My friend Jane Kasten, probably the most intuitive cook I know, taught me how to can fruits and vegetables with the recipe below for honeyed peaches.  I'd always been leery of canning, feeling I'd do it wrong and end up poisoning either myself or guests.  Jane persuaded me that canning is basically simple, which it is.  Time-consuming, yes, but that's a different issue. 

The peach ginger jam comes from  I made a small batch in early August, and made a lot of friends happy when I gave them a jar.  Because you're cooking the peaches down, they don't have to be as perfect as the ones bathed in honey water.

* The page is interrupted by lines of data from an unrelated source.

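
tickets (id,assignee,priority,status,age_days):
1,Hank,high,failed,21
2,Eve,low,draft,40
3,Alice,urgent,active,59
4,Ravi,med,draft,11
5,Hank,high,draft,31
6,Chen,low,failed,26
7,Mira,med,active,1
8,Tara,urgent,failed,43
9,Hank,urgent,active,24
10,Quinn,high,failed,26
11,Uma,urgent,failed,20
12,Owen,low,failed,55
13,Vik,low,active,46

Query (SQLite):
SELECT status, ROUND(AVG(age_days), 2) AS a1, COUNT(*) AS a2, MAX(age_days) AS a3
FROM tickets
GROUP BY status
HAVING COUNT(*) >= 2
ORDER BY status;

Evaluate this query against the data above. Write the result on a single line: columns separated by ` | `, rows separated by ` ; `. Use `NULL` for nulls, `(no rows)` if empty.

Group tickets by status.
Per group compute: ROUND(AVG(age_days), 2), COUNT(*), MAX(age_days).
HAVING: drop groups with fewer than 2 rows.
  active: ids {3, 7, 9, 13} → ROUND(AVG(age_days), 2)=32.5, COUNT(*)=4, MAX(age_days)=59
  draft: ids {2, 4, 5} → ROUND(AVG(age_days), 2)=27.33, COUNT(*)=3, MAX(age_days)=40
  failed: ids {1, 6, 8, 10, 11, 12} → ROUND(AVG(age_days), 2)=31.83, COUNT(*)=6, MAX(age_days)=55

active | 32.5 | 4 | 59 ; draft | 27.33 | 3 | 40 ; failed | 31.83 | 6 | 55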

Jane Kasten's honeyed peaches

10 lbs peaches
1 ½ qt water (6 c)
1 ¾ c honey

With a sharp knife, make an “X” at the bottom of the peaches. Blanch in boiling water for 1 or 2 minutes, then put in colander and run cold water over them.

Peel and pit. Cut into halves or quarters and put into sterilized* jars 1” from top.

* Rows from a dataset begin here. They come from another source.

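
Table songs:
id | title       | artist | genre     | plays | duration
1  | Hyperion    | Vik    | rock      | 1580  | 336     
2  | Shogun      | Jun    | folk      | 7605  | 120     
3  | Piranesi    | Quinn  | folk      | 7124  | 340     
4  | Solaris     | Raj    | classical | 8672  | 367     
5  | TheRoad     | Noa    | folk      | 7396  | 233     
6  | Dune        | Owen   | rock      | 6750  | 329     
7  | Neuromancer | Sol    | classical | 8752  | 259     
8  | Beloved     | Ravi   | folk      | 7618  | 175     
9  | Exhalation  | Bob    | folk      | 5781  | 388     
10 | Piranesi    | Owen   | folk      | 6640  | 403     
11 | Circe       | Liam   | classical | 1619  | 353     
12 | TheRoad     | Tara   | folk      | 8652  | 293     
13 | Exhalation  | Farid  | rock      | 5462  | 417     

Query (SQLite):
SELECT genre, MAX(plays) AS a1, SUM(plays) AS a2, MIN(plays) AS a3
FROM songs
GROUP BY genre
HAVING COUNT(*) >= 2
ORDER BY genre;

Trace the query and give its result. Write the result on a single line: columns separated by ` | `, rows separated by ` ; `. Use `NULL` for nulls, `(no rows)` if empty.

classical | 8752 | 19043 | 1619 ; folk | 8652 | 50816 | 5781 ; rock | 6750 | 13792 | 1580

Group songs by genre.
Per group compute: MAX(plays), SUM(plays), MIN(plays).
HAVING: drop groups with fewer than 2 rows.
  classical: ids {4, 7, 11} → MAX(plays)=8752, SUM(plays)=19043, MIN(plays)=1619
  folk: ids {2, 3, 5, 8, 9, 10, 12} → MAX(plays)=8652, SUM(plays)=50816, MIN(plays)=5781
  rock: ids {1, 6, 13} → MAX(plays)=6750, SUM(plays)=13792, MIN(plays)=1580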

Meanwhile, while water is boiling in hot water bath pot, boil the water and honey until latter is dissolved. Pour over peaches to same level.

Put lids on and then rim, but leave rim loose-ish. Place in hot water bath and make sure bottles are covered by about 1” with boiling water. Boil for 30 minutes. The 30 minutes is from the time the water reboils after the bottles have been put in.

When finished, remove from water bath and place on counter. Wait to hear the lids pop. If they do, screw rims on tighter and then store jars for up to one year. If they lid don’t pop, just place in refrigerator and eat within a reasonable time.

*To sterilize jars before filling, wash with soap and water, and dry with towel. Then put in 250 oven for about ½ hour. Or, run through dishwasher.

P.S. Try to make sure that you buy “freestone” peaches. “Cling” peaches do just that to the pits, rendering them quite difficult for canning.

Ginger peach jam from

Serves 12 half pint jars plus some for the fridge
Sterilize your jars and put two spoons in the freezer. Bring the peaches and riesling to a boil in a big heavy pot. Add both gingers - I microplane the fresh ginger straight in there. Add the cinnamon. Simmer and stir for about 10 minutes until the peaches are soft. You may want to mash them a bit with a potato masher to break up the chunks.

Whisk the pectin into 1 c sugar. Add the sugar / pectin and bring the jam back to a boil. Taste it for sweeteness and add more sugar if you need / want. Add in the butter and simmer / stir for another minute or so, then drizzle a bit of jam onto your frozen spoon. Run your finger through it, if the path stays clear your jam is done!

Fill each jar to the first thread - this leaves 1/4 - 1/2 inch head room. Clean and dry the rim, place a dried top on (those were in hot water, right?) and secure them with a ring. Process / boil the jars for 10 minutes then remove them and let them sit undisturbed until completely cool - 12 hours minimum. That's it!


1 comment:

  1. I love this blog, Laury. I, too, am disappointed with the peaches in late season. Got some HUGE lovely looking ones recently, and you're right. Sponge-like. I mixed in some simple syrup & will pureee it & use it as a daquiri or marguerita base. Next year I will pick my own in July and try your recipes.